The scheduled service would be mainly targeted at business customers, on a daily frequency during the week, and he had no plans at this stage to fly major passenger jets in and out of the airfield.

Mr Makin said the airport was very close to the A1, and only a mile from Church Fenton station on the York to Leeds railway line.

He said Leeds East had two finely paved runways and was almost at sea level, which compared well to Leeds Bradford Airport, which was 650 feet above sea level and therefore subject to poorer weather.

Private planes were already based at Leeds East and others were flying in and out on a daily basis, with some racegoers flying in to head for meetings at York Racecourse.

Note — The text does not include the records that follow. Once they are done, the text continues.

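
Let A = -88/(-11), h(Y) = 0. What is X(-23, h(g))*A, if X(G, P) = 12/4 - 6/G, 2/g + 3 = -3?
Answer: 600/23 ≈ 26.087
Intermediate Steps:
g = -1/3 (g = 2/(-3 - 3) = 2/(-6) = 2*(-1/6) = -1/3 ≈ -0.33333)
X(G, P) = 3 - 6/G (X(G, P) = 12*(1/4) - 6/G = 3 - 6/G)
A = 8 (A = -88*(-1/11) = 8)
X(-23, h(g))*A = (3 - 6/(-23))*8 = (3 - 6*(-1/23))*8 = (3 + 6/23)*8 = (75/23)*8 = 600/23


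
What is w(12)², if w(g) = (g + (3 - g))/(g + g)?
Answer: 1/64 ≈ 0.015625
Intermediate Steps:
w(g) = 3/(2*g) (w(g) = 3/((2*g)) = 3*(1/(2*g)) = 3/(2*g))
w(12)² = ((3/2)/12)² = ((3/2)*(1/12))² = (⅛)² = 1/64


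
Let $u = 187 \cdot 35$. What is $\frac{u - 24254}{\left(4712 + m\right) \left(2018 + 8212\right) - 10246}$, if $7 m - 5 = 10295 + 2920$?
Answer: $- \frac{123963}{472595198} \approx -0.0002623$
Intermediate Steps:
$u = 6545$
$m = \frac{13220}{7}$ ($m = \frac{5}{7} + \frac{10295 + 2920}{7} = \frac{5}{7} + \frac{1}{7} \cdot 13215 = \frac{5}{7} + \frac{13215}{7} = \frac{13220}{7} \approx 1888.6$)
$\frac{u - 24254}{\left(4712 + m\right) \left(2018 + 8212\right) - 10246} = \frac{6545 - 24254}{\left(4712 + \frac{13220}{7}\right) \left(2018 + 8212\right) - 10246} = - \frac{17709}{\frac{46204}{7} \cdot 10230 - 10246} = - \frac{17709}{\frac{472666920}{7} - 10246} = - \frac{17709}{\frac{472595198}{7}} = \left(-17709\right) \frac{7}{472595198} = - \frac{123963}{472595198}$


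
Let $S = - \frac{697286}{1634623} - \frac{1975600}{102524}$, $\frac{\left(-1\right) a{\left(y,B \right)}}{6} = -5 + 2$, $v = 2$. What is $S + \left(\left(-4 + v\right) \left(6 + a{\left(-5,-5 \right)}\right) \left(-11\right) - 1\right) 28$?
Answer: $\frac{617407245862262}{41897022113} \approx 14736.0$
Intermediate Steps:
$a{\left(y,B \right)} = 18$ ($a{\left(y,B \right)} = - 6 \left(-5 + 2\right) = \left(-6\right) \left(-3\right) = 18$)
$S = - \frac{825212437166}{41897022113}$ ($S = \left(-697286\right) \frac{1}{1634623} - \frac{493900}{25631} = - \frac{697286}{1634623} - \frac{493900}{25631} = - \frac{825212437166}{41897022113} \approx -19.696$)
$S + \left(\left(-4 + v\right) \left(6 + a{\left(-5,-5 \right)}\right) \left(-11\right) - 1\right) 28 = - \frac{825212437166}{41897022113} + \left(\left(-4 + 2\right) \left(6 + 18\right) \left(-11\right) - 1\right) 28 = - \frac{825212437166}{41897022113} + \left(\left(-2\right) 24 \left(-11\right) - 1\right) 28 = - \frac{825212437166}{41897022113} + \left(\left(-48\right) \left(-11\right) - 1\right) 28 = - \frac{825212437166}{41897022113} + \left(528 - 1\right) 28 = - \frac{825212437166}{41897022113} + 527 \cdot 28 = - \frac{825212437166}{41897022113} + 14756 = \frac{617407245862262}{41897022113}$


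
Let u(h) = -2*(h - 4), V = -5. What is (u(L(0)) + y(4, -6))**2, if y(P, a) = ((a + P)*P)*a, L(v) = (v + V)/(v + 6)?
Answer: 29929/9 ≈ 3325.4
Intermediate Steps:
L(v) = (-5 + v)/(6 + v) (L(v) = (v - 5)/(v + 6) = (-5 + v)/(6 + v))
u(h) = 8 - 2*h (u(h) = -2*(-4 + h) = 8 - 2*h)
y(P, a) = P*a*(P + a) (y(P, a) = ((P + a)*P)*a = (P*(P + a))*a = P*a*(P + a))
(u(L(0)) + y(4, -6))**2 = ((8 - 2*(-5 + 0)/(6 + 0)) + 4*(-6)*(4 - 6))**2 = ((8 - 2*(-5)/6) + 4*(-6)*(-2))**2 = ((8 - (-5)/3) + 48)**2 = ((8 - 2*(-5/6)) + 48)**2 = ((8 + 5/3) + 48)**2 = (29/3 + 48)**2 = (173/3)**2 = 29929/9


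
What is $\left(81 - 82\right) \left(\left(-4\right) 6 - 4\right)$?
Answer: $28$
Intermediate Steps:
$\left(81 - 82\right) \left(\left(-4\right) 6 - 4\right) = \left(81 + \left(\left(-34 + 1\right) - 49\right)\right) \left(-24 - 4\right) = \left(81 - 82\right) \left(-28\right) = \left(-1\right) \left(-28\right) = 28$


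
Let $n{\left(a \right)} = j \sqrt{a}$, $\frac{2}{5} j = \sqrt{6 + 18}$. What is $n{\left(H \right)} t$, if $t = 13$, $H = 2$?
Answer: $130 \sqrt{3} \approx 225.17$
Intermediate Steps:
$j = 5 \sqrt{6}$ ($j = \frac{5 \sqrt{6 + 18}}{2} = \frac{5 \sqrt{24}}{2} = \frac{5 \cdot 2 \sqrt{6}}{2} = 5 \sqrt{6} \approx 12.247$)
$n{\left(a \right)} = 5 \sqrt{6} \sqrt{a}$
$n{\left(H \right)} t = 5 \sqrt{6} \sqrt{2} \cdot 13 = 10 \sqrt{3} \cdot 13 = 130 \sqrt{3}$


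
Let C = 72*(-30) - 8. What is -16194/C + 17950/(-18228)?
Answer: 32033579/4939788 ≈ 6.4848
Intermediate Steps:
C = -2168 (C = -2160 - 8 = -2168)
-16194/C + 17950/(-18228) = -16194/(-2168) + 17950/(-18228) = -16194*(-1/2168) + 17950*(-1/18228) = 8097/1084 - 8975/9114 = 32033579/4939788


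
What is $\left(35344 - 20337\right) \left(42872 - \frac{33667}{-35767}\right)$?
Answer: $\frac{23012281420437}{35767} \approx 6.4339 \cdot 10^{8}$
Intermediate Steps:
$\left(35344 - 20337\right) \left(42872 - \frac{33667}{-35767}\right) = 15007 \left(42872 - - \frac{33667}{35767}\right) = 15007 \left(42872 + \frac{33667}{35767}\right) = 15007 \cdot \frac{1533436491}{35767} = \frac{23012281420437}{35767}$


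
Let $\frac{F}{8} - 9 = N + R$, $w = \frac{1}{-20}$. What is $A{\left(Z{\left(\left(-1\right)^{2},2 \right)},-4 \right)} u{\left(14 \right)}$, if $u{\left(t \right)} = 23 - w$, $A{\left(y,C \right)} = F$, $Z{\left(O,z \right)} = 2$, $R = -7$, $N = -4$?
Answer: $- \frac{1844}{5} \approx -368.8$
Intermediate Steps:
$w = - \frac{1}{20} \approx -0.05$
$F = -16$ ($F = 72 + 8 \left(-4 - 7\right) = 72 + 8 \left(-11\right) = 72 - 88 = -16$)
$A{\left(y,C \right)} = -16$
$u{\left(t \right)} = \frac{461}{20}$ ($u{\left(t \right)} = 23 - - \frac{1}{20} = 23 + \frac{1}{20} = \frac{461}{20}$)
$A{\left(Z{\left(\left(-1\right)^{2},2 \right)},-4 \right)} u{\left(14 \right)} = \left(-16\right) \frac{461}{20} = - \frac{1844}{5}$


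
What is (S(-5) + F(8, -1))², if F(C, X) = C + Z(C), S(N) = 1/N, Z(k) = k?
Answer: 6241/25 ≈ 249.64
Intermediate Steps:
F(C, X) = 2*C (F(C, X) = C + C = 2*C)
(S(-5) + F(8, -1))² = (1/(-5) + 2*8)² = (-⅕ + 16)² = (79/5)² = 6241/25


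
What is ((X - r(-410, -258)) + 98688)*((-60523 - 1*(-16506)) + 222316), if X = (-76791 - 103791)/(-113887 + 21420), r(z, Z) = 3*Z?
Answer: 1639839676675464/92467 ≈ 1.7734e+10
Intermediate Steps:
X = 180582/92467 (X = -180582/(-92467) = -180582*(-1/92467) = 180582/92467 ≈ 1.9529)
((X - r(-410, -258)) + 98688)*((-60523 - 1*(-16506)) + 222316) = ((180582/92467 - 3*(-258)) + 98688)*((-60523 - 1*(-16506)) + 222316) = ((180582/92467 - 1*(-774)) + 98688)*((-60523 + 16506) + 222316) = ((180582/92467 + 774) + 98688)*(-44017 + 222316) = (71750040/92467 + 98688)*178299 = (9197133336/92467)*178299 = 1639839676675464/92467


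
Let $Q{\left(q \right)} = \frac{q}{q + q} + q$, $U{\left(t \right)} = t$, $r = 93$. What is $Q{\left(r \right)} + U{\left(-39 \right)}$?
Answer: $\frac{109}{2} \approx 54.5$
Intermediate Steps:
$Q{\left(q \right)} = \frac{1}{2} + q$ ($Q{\left(q \right)} = \frac{q}{2 q} + q = \frac{1}{2 q} q + q = \frac{1}{2} + q$)
$Q{\left(r \right)} + U{\left(-39 \right)} = \left(\frac{1}{2} + 93\right) - 39 = \frac{187}{2} - 39 = \frac{109}{2}$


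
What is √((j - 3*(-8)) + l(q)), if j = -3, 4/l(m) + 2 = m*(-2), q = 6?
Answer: √1015/7 ≈ 4.5513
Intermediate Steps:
l(m) = 4/(-2 - 2*m) (l(m) = 4/(-2 + m*(-2)) = 4/(-2 - 2*m))
√((j - 3*(-8)) + l(q)) = √((-3 - 3*(-8)) - 2/(1 + 6)) = √((-3 + 24) - 2/7) = √(21 - 2*⅐) = √(21 - 2/7) = √(145/7) = √1015/7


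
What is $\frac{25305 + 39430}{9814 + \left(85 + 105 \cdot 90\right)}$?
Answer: $\frac{5885}{1759} \approx 3.3456$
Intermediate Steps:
$\frac{25305 + 39430}{9814 + \left(85 + 105 \cdot 90\right)} = \frac{64735}{9814 + \left(85 + 9450\right)} = \frac{64735}{9814 + 9535} = \frac{64735}{19349} = 64735 \cdot \frac{1}{19349} = \frac{5885}{1759}$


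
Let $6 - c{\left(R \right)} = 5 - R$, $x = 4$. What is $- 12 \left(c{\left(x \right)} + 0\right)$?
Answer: $-60$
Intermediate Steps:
$c{\left(R \right)} = 1 + R$ ($c{\left(R \right)} = 6 - \left(5 - R\right) = 6 + \left(-5 + R\right) = 1 + R$)
$- 12 \left(c{\left(x \right)} + 0\right) = - 12 \left(\left(1 + 4\right) + 0\right) = - 12 \left(5 + 0\right) = \left(-12\right) 5 = -60$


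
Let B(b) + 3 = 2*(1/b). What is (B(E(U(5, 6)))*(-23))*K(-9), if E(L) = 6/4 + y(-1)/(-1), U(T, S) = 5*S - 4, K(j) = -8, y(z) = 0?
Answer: -920/3 ≈ -306.67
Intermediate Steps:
U(T, S) = -4 + 5*S
E(L) = 3/2 (E(L) = 6/4 + 0/(-1) = 6*(¼) + 0*(-1) = 3/2 + 0 = 3/2)
B(b) = -3 + 2/b (B(b) = -3 + 2*(1/b) = -3 + 2/b)
(B(E(U(5, 6)))*(-23))*K(-9) = ((-3 + 2/(3/2))*(-23))*(-8) = ((-3 + 2*(⅔))*(-23))*(-8) = ((-3 + 4/3)*(-23))*(-8) = -5/3*(-23)*(-8) = (115/3)*(-8) = -920/3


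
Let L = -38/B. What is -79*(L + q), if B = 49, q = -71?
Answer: 277843/49 ≈ 5670.3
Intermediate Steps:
L = -38/49 ≈ -0.77551
-79*(L + q) = -79*(-38/49 - 71) = -79*(-3517/49) = 277843/49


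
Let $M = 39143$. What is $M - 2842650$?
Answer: $-2803507$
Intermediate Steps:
$M - 2842650 = 39143 - 2842650 = -2803507$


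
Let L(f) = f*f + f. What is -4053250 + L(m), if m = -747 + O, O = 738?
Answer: -4053178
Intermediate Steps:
m = -9 (m = -747 + 738 = -9)
L(f) = f + f² (L(f) = f² + f = f + f²)
-4053250 + L(m) = -4053250 - 9*(1 - 9) = -4053250 - 9*(-8) = -4053250 + 72 = -4053178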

The base was closed by the Ministry of Defence as part of a range of cost-cutting measures, with the Yorkshire University Air Squadron, which was based there, relocating elsewhere.

Mr Makin, who lives at Garforth, runs a soft fruit business and has an interest in aviation going back decades, bought all but three acres of the 450-acre site.

He said in January that his plans for the site also included opening a flying training school, and said his plans should create 100 jobs within the next five years.